A che cosa serviva Aristotele ad Alessandro Magno? E Giordano Bruno ai potenti del Rinascimento? Molte delle tendenze d’oltreoceano sono la riproposizione in chiave moderna della nostra stessa storia. Le multinazionali sono imperi contemporanei, e chi sta al vertice di queste realtà fa quello che i regnanti hanno sempre fatto: circondarsi di gente come me per comprendere il presente e formare il futuro, facendo della filosofia uno strumento per l’innovazione.
Qual è stato il tuo primo approccio con la filosofia, e quando hai capito che sarebbe diventata la tua leva per il successo?
Alcuni bambini sognano di diventare calciatori, altri pompieri, altri ancora astronauti: io sognavo di fare il filosofo. Devo questa passione a mio padre che mi parlava spesso di filosofia, essendone appassionato. A otto anni gli dissi: “Da grande voglio fare il filosofo!”. Lui sorrise e mi precisò che non si vive con la filosofia. Invece con molta tenacia e altrettanta creatività – visto che, quando ho cominciato, la mia figura non aveva equivalenti sul mercato – ho fatto della mia passione il mio lavoro… Oggi attraverso coaching individuali e l’attività di speaker agli eventi ho la fortuna di affiancare grandi multinazionali e manager che considero tra le persone più brillanti del pianeta.
Una delle convinzioni che sembri avere più a cuore è quella di una certa pericolosità dei social network, tanto da precisare nel profilo che descrive chi sei, sul tuo sito, che “odi Facebook”. Mi hai ricordato Tristan Harris, l’ex designer di Google diventato celebre per le sue battaglie contro i colossi del tech che vogliono prendersi, a suo dire, la nostra attenzione e le nostre menti.
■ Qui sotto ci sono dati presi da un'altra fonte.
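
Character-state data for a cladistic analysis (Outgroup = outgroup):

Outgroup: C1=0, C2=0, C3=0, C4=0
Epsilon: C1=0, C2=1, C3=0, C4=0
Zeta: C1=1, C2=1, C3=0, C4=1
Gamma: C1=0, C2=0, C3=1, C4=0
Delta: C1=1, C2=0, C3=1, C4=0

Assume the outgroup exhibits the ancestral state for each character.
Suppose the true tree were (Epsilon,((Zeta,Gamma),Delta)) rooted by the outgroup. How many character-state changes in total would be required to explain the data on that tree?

7

Map each character onto (Epsilon,((Zeta,Gamma),Delta)) (rooted by Outgroup) and count the minimum state changes it requires (Fitch parsimony):
C1: 2; C2: 2; C3: 2; C4: 1.
Total tree length = 7.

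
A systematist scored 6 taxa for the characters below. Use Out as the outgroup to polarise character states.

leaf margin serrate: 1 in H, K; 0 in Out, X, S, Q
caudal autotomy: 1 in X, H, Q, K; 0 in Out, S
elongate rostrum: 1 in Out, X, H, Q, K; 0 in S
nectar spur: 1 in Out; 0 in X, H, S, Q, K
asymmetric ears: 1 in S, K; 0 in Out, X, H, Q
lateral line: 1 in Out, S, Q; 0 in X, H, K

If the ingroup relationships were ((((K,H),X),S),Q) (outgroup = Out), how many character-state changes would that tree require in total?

Map each character onto ((((K,H),X),S),Q) (rooted by Out) and count the minimum state changes it requires (Fitch parsimony):
leaf margin serrate: 1; caudal autotomy: 2; elongate rostrum: 1; nectar spur: 1; asymmetric ears: 2; lateral line: 1.
Total tree length = 8.

8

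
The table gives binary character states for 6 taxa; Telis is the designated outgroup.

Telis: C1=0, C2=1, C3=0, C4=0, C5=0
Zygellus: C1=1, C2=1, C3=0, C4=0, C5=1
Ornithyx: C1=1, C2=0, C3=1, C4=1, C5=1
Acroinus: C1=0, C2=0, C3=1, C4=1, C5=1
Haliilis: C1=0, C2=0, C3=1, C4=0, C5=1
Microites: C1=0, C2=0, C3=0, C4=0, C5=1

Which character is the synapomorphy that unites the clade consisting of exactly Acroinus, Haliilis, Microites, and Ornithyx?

Character polarity is set by the outgroup: the derived state is whichever differs from the outgroup's state, so for C2 the derived state is '0', and for the remaining characters it is '1'.
C1 groups Ornithyx and Zygellus, which is incompatible with the clades supported by the remaining characters; treating it as convergent (homoplasy) costs fewer steps than any alternative tree.
C2: derived state '0' in Acroinus, Haliilis, Microites, and Ornithyx only — synapomorphy for {Acroinus, Haliilis, Microites, Ornithyx}.
C3: derived state '1' in Acroinus, Haliilis, and Ornithyx only — synapomorphy for {Acroinus, Haliilis, Ornithyx}.
C4: derived state '1' in Acroinus and Ornithyx only — synapomorphy for {Acroinus, Ornithyx}.
C5 (derived state '1') is shared by all ingroup taxa — unites the whole ingroup.
Most parsimonious ingroup topology: (Zygellus,(((Ornithyx,Acroinus),Haliilis),Microites)).
The clade {Acroinus, Haliilis, Microites, Ornithyx} is supported by C2: its derived state '0' occurs in exactly those taxa and in no other taxon (including the outgroup).

C2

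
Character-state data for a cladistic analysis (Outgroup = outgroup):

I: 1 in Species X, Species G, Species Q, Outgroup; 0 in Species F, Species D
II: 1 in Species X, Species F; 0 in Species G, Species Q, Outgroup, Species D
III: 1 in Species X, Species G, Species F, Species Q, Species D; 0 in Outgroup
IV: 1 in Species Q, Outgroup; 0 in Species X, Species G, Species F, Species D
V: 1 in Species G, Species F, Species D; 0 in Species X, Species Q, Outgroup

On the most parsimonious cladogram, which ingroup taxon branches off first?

Species Q

Character polarity is set by the outgroup: the derived state is whichever differs from the outgroup's state, so for I, IV the derived state is '0', and for the remaining characters it is '1'.
Only Species D and Species F show the derived state '0' for I, supporting them as a clade.
II (state '1') occurs in Species F and Species X but conflicts with the nesting implied by the other characters — most parsimoniously interpreted as homoplasy.
All ingroup taxa share the derived state '1' for III; it defines the ingroup but does not resolve relationships within it.
IV (derived state '0') is shared by Species D, Species F, Species G, and Species X — a synapomorphy uniting that clade.
Only Species D, Species F, and Species G show the derived state '1' for V, supporting them as a clade.
Most parsimonious ingroup topology: ((((Species F,Species D),Species G),Species X),Species Q).
Species Q is sister to the clade containing all other ingroup taxa, so it is the earliest-diverging (most basal) ingroup lineage.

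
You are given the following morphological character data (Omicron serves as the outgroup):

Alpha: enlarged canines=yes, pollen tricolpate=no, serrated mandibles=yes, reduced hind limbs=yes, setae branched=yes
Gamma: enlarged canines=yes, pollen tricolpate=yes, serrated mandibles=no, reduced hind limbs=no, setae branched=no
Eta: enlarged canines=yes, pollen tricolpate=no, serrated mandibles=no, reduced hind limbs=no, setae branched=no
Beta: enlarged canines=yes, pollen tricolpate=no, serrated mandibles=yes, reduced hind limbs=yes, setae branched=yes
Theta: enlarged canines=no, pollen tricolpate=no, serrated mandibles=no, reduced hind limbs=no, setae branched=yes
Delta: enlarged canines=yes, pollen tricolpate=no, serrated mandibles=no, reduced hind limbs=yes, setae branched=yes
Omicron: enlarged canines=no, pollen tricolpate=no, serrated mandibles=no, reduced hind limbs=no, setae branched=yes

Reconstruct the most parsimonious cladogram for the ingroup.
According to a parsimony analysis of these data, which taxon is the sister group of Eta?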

Qual è la tua posizione in merito?
Stando a Platone, un tempo il compito del filosofo era far uscire gli schiavi dalla caverna delle illusioni. Oggi credo che il compito del filosofo sia far uscire gli utenti dai social network. Come possiamo portare nuove idee sul mercato se la nostra attenzione è predeterminata da ciò che il pensiero prevalente sceglie di mostrarci? Non a caso, una delle attività che mi vengono più richieste in azienda riguarda lo sviluppo del pensiero laterale, per leggere la realtà in maniera alternativa e… crearne una nuova.
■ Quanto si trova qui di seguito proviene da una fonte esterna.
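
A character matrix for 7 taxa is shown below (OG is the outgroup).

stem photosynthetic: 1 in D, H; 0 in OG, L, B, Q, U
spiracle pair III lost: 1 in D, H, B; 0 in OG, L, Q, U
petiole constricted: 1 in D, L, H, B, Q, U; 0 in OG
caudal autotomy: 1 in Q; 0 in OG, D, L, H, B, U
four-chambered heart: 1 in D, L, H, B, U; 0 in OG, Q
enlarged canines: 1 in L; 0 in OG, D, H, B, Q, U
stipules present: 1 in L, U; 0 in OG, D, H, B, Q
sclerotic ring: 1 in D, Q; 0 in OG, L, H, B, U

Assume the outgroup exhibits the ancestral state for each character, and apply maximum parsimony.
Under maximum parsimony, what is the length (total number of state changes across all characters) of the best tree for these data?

9

The outgroup has state '0' for every character, so '1' is the derived state throughout.
Only D and H show the derived state '1' for stem photosynthetic, supporting them as a clade.
spiracle pair III lost: derived state '1' in B, D, and H only — synapomorphy for {B, D, H}.
All ingroup taxa share the derived state '1' for petiole constricted; it defines the ingroup but does not resolve relationships within it.
caudal autotomy: derived state '1' in Q only — an autapomorphy, so it tells us nothing about relationships among taxa.
Only B, D, H, L, and U show the derived state '1' for four-chambered heart, supporting them as a clade.
enlarged canines (derived state '1') is unique to L (autapomorphy; uninformative for grouping).
stipules present: derived state '1' in L and U only — synapomorphy for {L, U}.
sclerotic ring groups D and Q, which is incompatible with the clades supported by the remaining characters; treating it as convergent (homoplasy) costs fewer steps than any alternative tree.
Most parsimonious ingroup topology: ((((D,H),B),(L,U)),Q).
Changes per character on this tree: stem photosynthetic: 1; spiracle pair III lost: 1; petiole constricted: 1; caudal autotomy: 1; four-chambered heart: 1; enlarged canines: 1; stipules present: 1; sclerotic ring: 2.
Total = 9.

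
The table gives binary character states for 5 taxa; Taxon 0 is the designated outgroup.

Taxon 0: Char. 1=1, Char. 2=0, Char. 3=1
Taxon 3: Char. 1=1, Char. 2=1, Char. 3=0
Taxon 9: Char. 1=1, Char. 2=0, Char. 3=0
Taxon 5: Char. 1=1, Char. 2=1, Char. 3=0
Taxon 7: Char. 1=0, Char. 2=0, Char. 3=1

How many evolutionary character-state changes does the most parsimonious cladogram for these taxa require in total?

Character polarity is set by the outgroup: the derived state is whichever differs from the outgroup's state, so for Char. 1, Char. 3 the derived state is '0', and for the remaining characters it is '1'.
Char. 1 (derived state '0') is unique to Taxon 7 (autapomorphy; uninformative for grouping).
Only Taxon 3 and Taxon 5 show the derived state '1' for Char. 2, supporting them as a clade.
Only Taxon 3, Taxon 5, and Taxon 9 show the derived state '0' for Char. 3, supporting them as a clade.
Most parsimonious ingroup topology: (((Taxon 3,Taxon 5),Taxon 9),Taxon 7).
Changes per character on this tree: Char. 1: 1; Char. 2: 1; Char. 3: 1.
Total = 3.

3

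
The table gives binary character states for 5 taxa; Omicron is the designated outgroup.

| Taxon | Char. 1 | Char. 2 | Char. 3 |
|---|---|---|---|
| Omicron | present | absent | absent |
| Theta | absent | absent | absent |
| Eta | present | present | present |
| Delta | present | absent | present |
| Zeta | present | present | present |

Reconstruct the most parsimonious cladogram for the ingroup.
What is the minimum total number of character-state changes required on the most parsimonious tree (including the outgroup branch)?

Character polarity is set by the outgroup: the derived state is whichever differs from the outgroup's state, so for Char. 1 the derived state is 'absent', and for the remaining characters it is 'present'.
Char. 1: derived state 'absent' in Theta only — an autapomorphy, so it tells us nothing about relationships among taxa.
Only Eta and Zeta show the derived state 'present' for Char. 2, supporting them as a clade.
Only Delta, Eta, and Zeta show the derived state 'present' for Char. 3, supporting them as a clade.
Most parsimonious ingroup topology: (Theta,((Eta,Zeta),Delta)).
Changes per character on this tree: Char. 1: 1; Char. 2: 1; Char. 3: 1.
Total = 3.

3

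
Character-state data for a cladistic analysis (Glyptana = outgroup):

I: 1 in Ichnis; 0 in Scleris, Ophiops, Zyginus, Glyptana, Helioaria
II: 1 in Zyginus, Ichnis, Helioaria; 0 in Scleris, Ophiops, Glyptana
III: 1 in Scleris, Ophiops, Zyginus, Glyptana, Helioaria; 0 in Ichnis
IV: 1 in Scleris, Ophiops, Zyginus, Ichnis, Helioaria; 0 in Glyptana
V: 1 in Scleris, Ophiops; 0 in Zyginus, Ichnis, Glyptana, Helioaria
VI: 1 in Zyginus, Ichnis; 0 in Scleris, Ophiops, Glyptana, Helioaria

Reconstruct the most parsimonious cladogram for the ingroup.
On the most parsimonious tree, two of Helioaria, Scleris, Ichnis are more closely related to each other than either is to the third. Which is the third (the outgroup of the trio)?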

Con una semplice ricerca su Google, ci si imbatte in diverso materiale che prende di mira la Pnl (un articolo di Wired la definisce addirittura “una bufala”). Cosa rispondi ai detrattori di questa disciplina? Si è rivelata utile nel concreto della tua esperienza?
La Pnl è un impoverimento all’americana di quella che chiamo Filosofia Esecutiva e non c’è un solo concetto di Pnl che appaia in qualche misura originale, se lo rapportiamo alla storia del pensiero occidentale, da Pitagora a Wittgenstein… Ma fintanto che la filosofia ci viene proposta come qualcosa di noioso e astratto, chi vende Pnl avrà sempre le aule piene e i loro corsisti il cervello vuoto. Io mi rivolgo ad un altro genere di individui.
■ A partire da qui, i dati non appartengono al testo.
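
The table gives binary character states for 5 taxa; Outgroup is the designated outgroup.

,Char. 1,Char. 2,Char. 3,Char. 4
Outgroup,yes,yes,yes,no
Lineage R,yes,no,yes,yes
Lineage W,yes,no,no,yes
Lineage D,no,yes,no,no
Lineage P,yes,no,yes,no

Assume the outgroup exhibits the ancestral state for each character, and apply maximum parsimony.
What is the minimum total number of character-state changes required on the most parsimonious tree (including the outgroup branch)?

5

Character polarity is set by the outgroup: the derived state is whichever differs from the outgroup's state, so for Char. 1, Char. 2, Char. 3 the derived state is 'no', and for the remaining characters it is 'yes'.
Char. 1: derived state 'no' in Lineage D only — an autapomorphy, so it tells us nothing about relationships among taxa.
Only Lineage P, Lineage R, and Lineage W show the derived state 'no' for Char. 2, supporting them as a clade.
Char. 3 (state 'no') occurs in Lineage D and Lineage W but conflicts with the nesting implied by the other characters — most parsimoniously interpreted as homoplasy.
Only Lineage R and Lineage W show the derived state 'yes' for Char. 4, supporting them as a clade.
Most parsimonious ingroup topology: (((Lineage W,Lineage R),Lineage P),Lineage D).
Changes per character on this tree: Char. 1: 1; Char. 2: 1; Char. 3: 2; Char. 4: 1.
Total = 5.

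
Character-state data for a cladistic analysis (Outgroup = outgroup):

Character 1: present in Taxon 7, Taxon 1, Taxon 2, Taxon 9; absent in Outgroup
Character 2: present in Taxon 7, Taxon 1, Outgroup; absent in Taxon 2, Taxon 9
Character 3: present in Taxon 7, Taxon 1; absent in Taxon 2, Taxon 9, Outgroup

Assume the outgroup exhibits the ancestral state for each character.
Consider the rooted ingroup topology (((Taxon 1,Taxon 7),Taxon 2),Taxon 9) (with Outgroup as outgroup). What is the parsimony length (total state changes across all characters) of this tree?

Map each character onto (((Taxon 1,Taxon 7),Taxon 2),Taxon 9) (rooted by Outgroup) and count the minimum state changes it requires (Fitch parsimony):
Character 1: 1; Character 2: 2; Character 3: 1.
Total tree length = 4.

4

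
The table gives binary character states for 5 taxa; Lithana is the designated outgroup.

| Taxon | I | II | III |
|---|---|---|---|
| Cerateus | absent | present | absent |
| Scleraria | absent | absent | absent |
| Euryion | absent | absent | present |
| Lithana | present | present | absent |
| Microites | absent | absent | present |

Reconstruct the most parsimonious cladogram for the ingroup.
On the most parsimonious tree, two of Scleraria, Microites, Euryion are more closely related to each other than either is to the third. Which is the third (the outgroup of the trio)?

Character polarity is set by the outgroup: the derived state is whichever differs from the outgroup's state, so for I, II the derived state is 'absent', and for the remaining characters it is 'present'.
All ingroup taxa share the derived state 'absent' for I; it defines the ingroup but does not resolve relationships within it.
II (derived state 'absent') is shared by Euryion, Microites, and Scleraria — a synapomorphy uniting that clade.
Only Euryion and Microites show the derived state 'present' for III, supporting them as a clade.
Most parsimonious ingroup topology: (Cerateus,(Scleraria,(Euryion,Microites))).
Microites and Euryion share a more recent common ancestor with each other than either does with Scleraria, so Scleraria is the least closely related of the three.

Scleraria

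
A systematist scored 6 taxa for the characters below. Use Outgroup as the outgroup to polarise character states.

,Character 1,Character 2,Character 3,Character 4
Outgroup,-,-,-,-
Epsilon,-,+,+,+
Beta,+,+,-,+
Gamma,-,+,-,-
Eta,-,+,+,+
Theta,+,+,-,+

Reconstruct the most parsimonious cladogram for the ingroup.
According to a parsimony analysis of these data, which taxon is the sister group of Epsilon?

Eta

The outgroup has state '-' for every character, so '+' is the derived state throughout.
Character 1: derived state '+' in Beta and Theta only — synapomorphy for {Beta, Theta}.
Character 2 (derived state '+') is shared by all ingroup taxa — unites the whole ingroup.
Character 3: derived state '+' in Epsilon and Eta only — synapomorphy for {Epsilon, Eta}.
Character 4 (derived state '+') is shared by Beta, Epsilon, Eta, and Theta — a synapomorphy uniting that clade.
Most parsimonious ingroup topology: (((Epsilon,Eta),(Beta,Theta)),Gamma).
Epsilon and Eta form a cherry on this tree, so they are sister taxa.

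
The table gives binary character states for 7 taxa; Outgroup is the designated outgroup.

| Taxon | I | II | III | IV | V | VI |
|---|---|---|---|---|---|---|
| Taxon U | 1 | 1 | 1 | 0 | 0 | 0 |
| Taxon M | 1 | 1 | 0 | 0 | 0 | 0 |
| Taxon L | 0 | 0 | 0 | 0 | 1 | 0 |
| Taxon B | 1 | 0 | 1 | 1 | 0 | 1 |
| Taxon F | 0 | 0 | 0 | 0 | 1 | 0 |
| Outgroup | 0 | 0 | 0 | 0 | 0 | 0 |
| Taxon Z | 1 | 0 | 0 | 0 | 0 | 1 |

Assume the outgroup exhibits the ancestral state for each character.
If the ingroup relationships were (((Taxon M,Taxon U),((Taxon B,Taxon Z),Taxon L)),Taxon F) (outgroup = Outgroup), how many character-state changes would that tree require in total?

Map each character onto (((Taxon M,Taxon U),((Taxon B,Taxon Z),Taxon L)),Taxon F) (rooted by Outgroup) and count the minimum state changes it requires (Fitch parsimony):
I: 2; II: 1; III: 2; IV: 1; V: 2; VI: 1.
Total tree length = 9.

9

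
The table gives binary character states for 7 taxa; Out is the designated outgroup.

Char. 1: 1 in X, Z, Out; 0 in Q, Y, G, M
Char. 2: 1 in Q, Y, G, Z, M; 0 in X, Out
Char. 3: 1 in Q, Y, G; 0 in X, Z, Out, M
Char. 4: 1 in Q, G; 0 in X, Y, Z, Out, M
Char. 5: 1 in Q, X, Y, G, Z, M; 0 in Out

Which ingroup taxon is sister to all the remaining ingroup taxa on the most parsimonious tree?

X

Character polarity is set by the outgroup: the derived state is whichever differs from the outgroup's state, so for Char. 1 the derived state is '0', and for the remaining characters it is '1'.
Char. 1: derived state '0' in G, M, Q, and Y only — synapomorphy for {G, M, Q, Y}.
Char. 2 (derived state '1') is shared by G, M, Q, Y, and Z — a synapomorphy uniting that clade.
Char. 3: derived state '1' in G, Q, and Y only — synapomorphy for {G, Q, Y}.
Char. 4: derived state '1' in G and Q only — synapomorphy for {G, Q}.
Char. 5 (derived state '1') is shared by all ingroup taxa — unites the whole ingroup.
Most parsimonious ingroup topology: (X,((M,((Q,G),Y)),Z)).
X is sister to the clade containing all other ingroup taxa, so it is the earliest-diverging (most basal) ingroup lineage.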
Nella tua tesi di laurea hai sostenuto che l’Università italiana non può essere motore di sviluppo economico e sociale: perché?
Il fallimento è frutto di due estremi: chi pensa senza agire e chi agisce senza pensare. Il primo è la perfetta descrizione del mondo accademico, il secondo è il problema che prevengo nell’affiancare imprenditori, manager e professionisti. Non basta il pensiero, occorre metterlo in azione per produrre risultati concreti. Per questo l’Università italiana è un fallimento conclamato, mentre il mondo dell’impresa è il terreno su cui i miei clienti scriveranno i nuovi paradigmi dell’epica contemporanea.